Lo admirable del barón Corvo es que, pese a sufrir grandes privaciones, escribía con una constancia y entrega de quien sabe que el único sentido de su existencia era el amor por las palabras. Sus libros nunca le reportaron beneficios y apenas obtuvo algunas reseñas favorables (como aquella que firmara D. H. Lawrence). Su obra no es fácil de asimilar. Devoto de la cultura clásica y del Renacimiento, su lenguaje se caracteriza por ser intrincado y preciosista, ya que solía inventar palabras valiéndose de su familiaridad con el latín. Escribió una historia memorable sobre los Borgia, pero su mayor logro es una novela titulada Adriano VII que apareció en 1904 (hay una versión española de Siruela del año 1988). Como ha probado Symons, se trata de una autobiografía novelada en la que incide en su vocación religiosa y aprovecha para vengarse de sus numerosos enemigos. “Sentí esa agitación interior que a todos nos permite reconocer una experiencia nueva que nos transforma”, anotó entusiasmado el biógrafo luego de leer esta obra extraña, en la que un paria inglés socava, contra todo pronóstico, los cimientos de El Vaticano y altera el destino de la humanidad.


Admito que no sé cómo describir esta novela atípica y algo desproporcionada, aunque con varios episodios magistrales.
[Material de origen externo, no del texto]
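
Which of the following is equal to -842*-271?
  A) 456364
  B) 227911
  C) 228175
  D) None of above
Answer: D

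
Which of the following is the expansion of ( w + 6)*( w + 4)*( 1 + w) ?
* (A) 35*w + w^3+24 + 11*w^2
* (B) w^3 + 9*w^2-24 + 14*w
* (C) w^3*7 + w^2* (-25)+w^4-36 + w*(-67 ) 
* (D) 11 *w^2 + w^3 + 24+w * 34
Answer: D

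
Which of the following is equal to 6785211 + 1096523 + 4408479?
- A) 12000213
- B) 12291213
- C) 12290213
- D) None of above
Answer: C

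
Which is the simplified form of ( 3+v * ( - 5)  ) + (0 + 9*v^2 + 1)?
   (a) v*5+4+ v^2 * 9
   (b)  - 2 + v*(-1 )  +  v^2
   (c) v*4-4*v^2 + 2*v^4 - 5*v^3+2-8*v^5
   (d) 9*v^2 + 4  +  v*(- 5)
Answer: d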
Otro tanto podría decirse de su último esfuerzo narrativo, El deseo y la búsqueda del todo (edición póstuma, 1934), el único otro de sus libros que se encuentra en nuestro idioma (Valdemar, 2003). Lo curioso de esta historia ambientada en Venecia y marcadamente autobiográfica es que el autor parece hallar finalmente la redención en el amor insospechado que le suscita una adolescente con aspecto de muchacho. Haciendo gala de una prosa más luminosa, Rolfe celebra la androginia como una forma superior de la belleza y prefigura la novella veneciana y crepuscular de Thomas Mann.


Antes de concluir, debo advertir que Frederick Rolfe no es un escritor para lectores complacientes. De ahí que convenga aproximarse a él a través del ‘quest’ de A.J.A. Symons. Hacía tiempo que un libro no me resultaba tan proteico y estimulante, incisivo y deslumbrante. Su lectura, como ocurre con las grandes obras, se convierte en la llave que nos abre otras puertas y nos conduce hacia nuevos e insospechados libros, como un juego de espejos que multiplica y enriquece nuestras limitadas vidas.